How long did it take to train the new AI music network mentioned in the video?
-The new AI music network was trained for seven days, reaching 1 million global steps with 112 samples per batch.
What does the loss curve in the video represent?
-The loss curve represents the performance of the AI network during training, showing both the training and validation set loss curves, which help to identify overfitting or underfitting.
What was the dataset used for training the AI music network?
-The dataset used for training the AI music network consisted of 150,000 MIDI files, which had to be filtered from an original dataset of 175,000 due to some issues in the pre-processing pipeline.
How does the creator assess the quality of music generated by AI?
-The creator assesses the quality of music generated by AI by listening to it, as there is currently no automatic subjective measurement for the quality of AI-generated music.
What is the purpose of the AI music network trained in the video?
-The purpose of the AI music network trained in the video is to generate music, specifically string ensembles, based on the conditioning provided during the training process.
What are the next steps for the creator after training the AI music network?
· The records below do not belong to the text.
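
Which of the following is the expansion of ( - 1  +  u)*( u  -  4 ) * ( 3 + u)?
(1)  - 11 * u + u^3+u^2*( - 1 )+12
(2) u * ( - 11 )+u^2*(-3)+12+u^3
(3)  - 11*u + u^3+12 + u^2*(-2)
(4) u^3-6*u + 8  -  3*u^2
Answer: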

-The next steps for the creator include training more neural networks and integrating the newly trained network into a tool to enhance the composing experience, making it more interactive and user-friendly.
What is the creator's view on the current state of AI-generated music?
-The creator views AI-generated music positively, noting that while the network they trained has shown promise in generating music with proper syntax, it still struggles with harmony at times, indicating that there is room for improvement.